Here's the good news: People who really don't enjoy eating are even more unusual than people who don't enjoy sex. So I doubt your boyfriend's PB&J habit is a symptom of deep-seated psychological issues. More likely, he was brought up on boxed mac 'n' cheese and that has crippled his appreciation of food. When people claim not to enjoy salad, for instance, it often means they were raised on iceberg and wilted romaine and have never tasted, say, a Shaved Fennel and Strawberry Salad.
Sometimes a person's pedestrian palate can mislead you into thinking he's a nonfoodie, whereas in fact he's appreciating that PB&J (or canned gravy) much more than you think.

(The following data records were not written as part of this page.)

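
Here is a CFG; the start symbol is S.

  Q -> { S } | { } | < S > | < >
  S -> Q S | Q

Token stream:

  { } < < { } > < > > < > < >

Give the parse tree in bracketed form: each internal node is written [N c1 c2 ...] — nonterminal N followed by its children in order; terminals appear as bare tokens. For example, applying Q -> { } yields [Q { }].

[S [Q { }] [S [Q < [S [Q < [S [Q { }]] >] [S [Q < >]]] >] [S [Q < >] [S [Q < >]]]]]

S
Q S
{ } S
{ } Q S
{ } < S > S
{ } < Q S > S
{ } < < S > S > S
{ } < < Q > S > S
{ } < < { } > S > S
{ } < < { } > Q > S
{ } < < { } > < > > S
{ } < < { } > < > > Q S
{ } < < { } > < > > < > S
{ } < < { } > < > > < > Q
{ } < < { } > < > > < > < >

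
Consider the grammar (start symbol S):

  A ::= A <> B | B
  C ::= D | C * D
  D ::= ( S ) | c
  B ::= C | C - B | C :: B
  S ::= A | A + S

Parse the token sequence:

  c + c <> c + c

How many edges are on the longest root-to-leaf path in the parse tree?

7

[S [A [B [C [D c]]]] + [S [A [A [B [C [D c]]]] <> [B [C [D c]]]] + [S [A [B [C [D c]]]]]]]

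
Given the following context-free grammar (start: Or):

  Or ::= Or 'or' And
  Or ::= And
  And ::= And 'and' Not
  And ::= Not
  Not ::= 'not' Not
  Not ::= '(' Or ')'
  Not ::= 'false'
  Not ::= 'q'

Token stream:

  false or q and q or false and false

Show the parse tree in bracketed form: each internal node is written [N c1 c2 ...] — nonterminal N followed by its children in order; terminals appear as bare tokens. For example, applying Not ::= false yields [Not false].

Or
Or or And
Or or And or And
And or And or And
Not or And or And
false or And or And
false or And and Not or And
false or Not and Not or And
false or q and Not or And
false or q and q or And
false or q and q or And and Not
false or q and q or Not and Not
false or q and q or false and Not
false or q and q or false and false

[Or [Or [Or [And [Not false]]] or [And [And [Not q]] and [Not q]]] or [And [And [Not false]] and [Not false]]]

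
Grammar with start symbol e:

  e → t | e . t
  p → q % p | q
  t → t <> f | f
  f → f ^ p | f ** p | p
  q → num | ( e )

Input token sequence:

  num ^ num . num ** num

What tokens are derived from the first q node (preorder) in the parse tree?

[e [e [t [f [f [p [q num]]] ^ [p [q num]]]]] . [t [f [f [p [q num]]] ** [p [q num]]]]]

num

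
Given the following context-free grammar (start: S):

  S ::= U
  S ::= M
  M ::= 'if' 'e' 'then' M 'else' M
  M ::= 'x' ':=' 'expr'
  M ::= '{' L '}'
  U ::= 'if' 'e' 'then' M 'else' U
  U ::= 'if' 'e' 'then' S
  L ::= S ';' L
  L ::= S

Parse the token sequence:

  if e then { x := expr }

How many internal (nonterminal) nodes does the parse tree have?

7

[S [U if e then [S [M { [L [S [M x := expr]]] }]]]]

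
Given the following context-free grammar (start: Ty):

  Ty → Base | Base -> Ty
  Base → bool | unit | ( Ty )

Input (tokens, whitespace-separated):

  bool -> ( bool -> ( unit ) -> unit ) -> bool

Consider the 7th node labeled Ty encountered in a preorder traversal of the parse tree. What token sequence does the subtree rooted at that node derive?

[Ty [Base bool] -> [Ty [Base ( [Ty [Base bool] -> [Ty [Base ( [Ty [Base unit]] )] -> [Ty [Base unit]]]] )] -> [Ty [Base bool]]]]

bool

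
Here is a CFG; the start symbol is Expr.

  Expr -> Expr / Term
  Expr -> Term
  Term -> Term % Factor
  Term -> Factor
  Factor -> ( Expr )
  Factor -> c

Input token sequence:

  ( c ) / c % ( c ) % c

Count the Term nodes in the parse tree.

[Expr [Expr [Term [Factor ( [Expr [Term [Factor c]]] )]]] / [Term [Term [Term [Factor c]] % [Factor ( [Expr [Term [Factor c]]] )]] % [Factor c]]]

6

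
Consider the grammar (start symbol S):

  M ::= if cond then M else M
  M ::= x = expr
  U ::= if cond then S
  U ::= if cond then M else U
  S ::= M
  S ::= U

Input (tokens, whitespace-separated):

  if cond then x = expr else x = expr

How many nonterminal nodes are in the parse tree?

[S [M if cond then [M x = expr] else [M x = expr]]]

4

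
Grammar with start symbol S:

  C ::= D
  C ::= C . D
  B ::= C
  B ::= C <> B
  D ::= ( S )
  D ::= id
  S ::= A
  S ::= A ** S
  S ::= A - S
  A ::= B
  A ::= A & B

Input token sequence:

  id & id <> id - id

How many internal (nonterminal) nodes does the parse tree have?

[S [A [A [B [C [D id]]]] & [B [C [D id]] <> [B [C [D id]]]]] - [S [A [B [C [D id]]]]]]

17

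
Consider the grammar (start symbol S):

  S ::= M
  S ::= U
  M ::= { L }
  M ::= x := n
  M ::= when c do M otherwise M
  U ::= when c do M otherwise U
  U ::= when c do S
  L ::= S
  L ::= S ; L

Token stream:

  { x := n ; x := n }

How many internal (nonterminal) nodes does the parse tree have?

[S [M { [L [S [M x := n]] ; [L [S [M x := n]]]] }]]

8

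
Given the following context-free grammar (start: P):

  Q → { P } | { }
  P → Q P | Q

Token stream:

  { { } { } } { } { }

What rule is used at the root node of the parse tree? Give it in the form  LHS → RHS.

[P [Q { [P [Q { }] [P [Q { }]]] }] [P [Q { }] [P [Q { }]]]]

P → Q P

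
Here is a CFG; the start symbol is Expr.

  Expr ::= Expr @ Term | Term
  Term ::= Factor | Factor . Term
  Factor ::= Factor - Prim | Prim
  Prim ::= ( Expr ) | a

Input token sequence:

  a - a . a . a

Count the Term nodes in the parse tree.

3

[Expr [Term [Factor [Factor [Prim a]] - [Prim a]] . [Term [Factor [Prim a]] . [Term [Factor [Prim a]]]]]]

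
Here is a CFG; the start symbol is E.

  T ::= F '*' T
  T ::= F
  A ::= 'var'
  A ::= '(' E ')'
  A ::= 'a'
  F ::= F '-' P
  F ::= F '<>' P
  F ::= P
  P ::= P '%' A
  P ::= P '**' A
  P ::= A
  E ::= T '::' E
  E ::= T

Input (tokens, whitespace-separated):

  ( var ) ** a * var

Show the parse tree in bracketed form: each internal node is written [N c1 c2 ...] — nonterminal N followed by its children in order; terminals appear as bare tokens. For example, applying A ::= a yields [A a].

E
T
F * T
P * T
P ** A * T
A ** A * T
( E ) ** A * T
( T ) ** A * T
( F ) ** A * T
( P ) ** A * T
( A ) ** A * T
( var ) ** A * T
( var ) ** a * T
( var ) ** a * F
( var ) ** a * P
( var ) ** a * A
( var ) ** a * var

[E [T [F [P [P [A ( [E [T [F [P [A var]]]]] )]] ** [A a]]] * [T [F [P [A var]]]]]]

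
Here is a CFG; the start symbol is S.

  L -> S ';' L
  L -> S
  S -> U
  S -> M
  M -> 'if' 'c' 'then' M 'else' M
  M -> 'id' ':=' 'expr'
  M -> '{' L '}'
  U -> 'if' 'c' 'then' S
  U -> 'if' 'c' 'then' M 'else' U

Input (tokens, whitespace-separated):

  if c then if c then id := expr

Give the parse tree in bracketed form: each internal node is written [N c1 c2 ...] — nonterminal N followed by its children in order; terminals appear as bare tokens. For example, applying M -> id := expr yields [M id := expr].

[S [U if c then [S [U if c then [S [M id := expr]]]]]]

S
U
if c then S
if c then U
if c then if c then S
if c then if c then M
if c then if c then id := expr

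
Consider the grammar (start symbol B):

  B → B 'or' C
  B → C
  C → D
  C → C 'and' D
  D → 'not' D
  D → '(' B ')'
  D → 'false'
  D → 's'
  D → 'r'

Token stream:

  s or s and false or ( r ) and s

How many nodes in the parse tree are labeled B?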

When I met my husband, I thought he was uninterested in food, because he would eat vegetables only in the form of salsa and considered vanilla the world's greatest ice cream flavor. But he appreciates a homemade ice cream made with fresh Madagascar vanilla beans and was extremely supportive of my quest for the perfect salsa.
A good way to try to awaken your boyfriend's food appreciation is to cook delicious dishes for him but work within his existing taste parameters. Or, as Kitchn reader EriktheRed suggests, "you need to encourage him to take the journey to find the BEST peanut butter and jelly sandwich. Who makes the best bread … Who has the best peanut butter (I actually prefer Whole Foods crunchy house brand), who has the best jam ..." Paradoxically, once you've shown that you fully support his PB&J habit, you might find he is willing to try more new dishes in return. Just don't expect him to start cooking them.